Sept. 26 (Bloomberg) -- Twitter Inc., the social-networking site used by everyone from Oprah Winfrey to British royalty, received venture financing that values the company at about $1 billion, according to a person familiar with the matter.
Twitter received $100 million in the deal, according to two people who wanted to remain anonymous because terms of the agreement are private. Twitter announced the investment on its blog, without citing an amount.

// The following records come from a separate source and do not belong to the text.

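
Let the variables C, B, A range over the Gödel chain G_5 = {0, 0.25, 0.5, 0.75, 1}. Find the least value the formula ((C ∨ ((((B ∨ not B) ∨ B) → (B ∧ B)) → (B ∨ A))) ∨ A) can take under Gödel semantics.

0.25

The minimum is attained at C = 0, B = 0.25, A = 0:
  not B: Gödel ¬ of 0.25 = 0 (operand ≠ 0)
  (B ∨ not B) = max(0.25, 0) = 0.25
  ((B ∨ not B) ∨ B) = max(0.25, 0.25) = 0.25
  (B ∧ B) = min(0.25, 0.25) = 0.25
  (((B ∨ not B) ∨ B) → (B ∧ B)): 0.25 ≤ 0.25, so result = 1
  (B ∨ A) = max(0.25, 0) = 0.25
  ((((B ∨ not B) ∨ B) → (B ∧ B)) → (B ∨ A)): 1 > 0.25, so result = 0.25
  (C ∨ ((((B ∨ not B) ∨ B) → (B ∧ B)) → (B ∨ A))) = max(0, 0.25) = 0.25
  ((C ∨ ((((B ∨ not B) ∨ B) → (B ∧ B)) → (B ∨ A))) ∨ A) = max(0.25, 0) = 0.25
Checking all 125 assignments confirms none give a value below 0.25.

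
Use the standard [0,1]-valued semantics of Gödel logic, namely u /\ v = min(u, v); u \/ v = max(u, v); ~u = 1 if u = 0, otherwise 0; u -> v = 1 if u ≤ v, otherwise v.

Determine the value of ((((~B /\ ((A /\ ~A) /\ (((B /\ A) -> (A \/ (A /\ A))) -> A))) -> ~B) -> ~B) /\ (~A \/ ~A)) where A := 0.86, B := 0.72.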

The investors included T. Rowe Price Group Inc., Insight Venture Partners, Spark Capital, Institutional Venture Partners and Benchmark Capital.
Given a $100 million equity investment, a $1 billion valuation would mean that investors acquired a 10 percent stake, said John Taylor, vice president of research at the Arlington, Virginia-based National Venture Capital Association. Twitter and the people familiar with the deal didn’t say how investors arrived at the $1 billion. Setting the value of a company involves assumptions about how investors will earn a return, possibly through an initial public offering or acquisition.
The company could use its latest investment for acquisitions and product development, said Charlene Li, an analyst with Altimeter Group LLC in San Mateo, California. Twitter could be preparing for a possible IPO, instead of being bought by a larger company, she said. Twitter has yet to report any significant revenue.
In Search of Revenue
“It’s interesting to see, almost 10 years since we had the first Internet bubble, that we’ve now got billion-dollar valuations on companies that haven’t defined how they’re going to monetize their traffic,” said David Garrity, principal at GVA Research LLC in New York. “It would be nice to see how the company is going to, one, generate revenues, and two, generate profits.”
A $1 billion valuation would make Twitter about the size of bookseller Barnes & Noble Inc. and about twice the size of online travel agent Orbitz Worldwide Inc.
Twitter had more than $50 million in funding from earlier investment rounds. The company, founded in 2006, now is preparing a revenue plan. It intends to add services for businesses that will generate sales in the fourth quarter, co- founder Biz Stone said this month.
The products might include an “analytics dashboard” that would help companies monitor Tweets about their business, or verified corporate accounts on Twitter, he said. The San Francisco-based company also is leaving the door open for advertising, Twitter said on its blog this month.
Twitter attracted 25 million users in August, compared with 2.2 million a year earlier, according to Nielsen Co. in New York. The site, embraced by celebrities such as Britney Spears and Ashton Kutcher, lets people post messages of up to 140 characters.
“Where you have audiences, you will make money,” said Ellen Siminoff, a former Yahoo! Inc. executive who last year co- founded education Web site Shmoop University Inc. in Mountain View, California.
T. Rowe Price’s involvement in the deal suggests that Twitter may be a safer bet than it appears, said Alan Patricof, managing director of Greycroft Partners LP, a venture-capital firm in New York.
“It’s hard to argue with the growth they’ve had in the number of users,” Patricof said. “This company is unbounded at the moment. No one knows what it’s going to do.”
The latest investment round comes in a slow period for the venture-capital industry. Venture investments declined 51 percent last quarter to $3.7 billion from a year earlier, according to PricewaterhouseCoopers LLP and the National Venture Capital Association.
Venture capitalists have put fewer dollars into early-stage startups and invested most of it in their existing portfolio companies to keep them afloat while the IPO and acquisitions markets remain blocked.
Twitter, founded by Chief Executive Officer Evan Williams with partners Jack Dorsey and Stone, rejected an offer to be acquired by Facebook Inc. last year, Todd Chaffee, general partner at Institutional Venture Partners, said in an interview earlier this year.
Twitter’s investors plan to retain it as an independent media company, he said.
“They could still be acquired by somebody, but when you get into valuations at that level, acquisitions get harder and harder,” Altimeter’s Li said.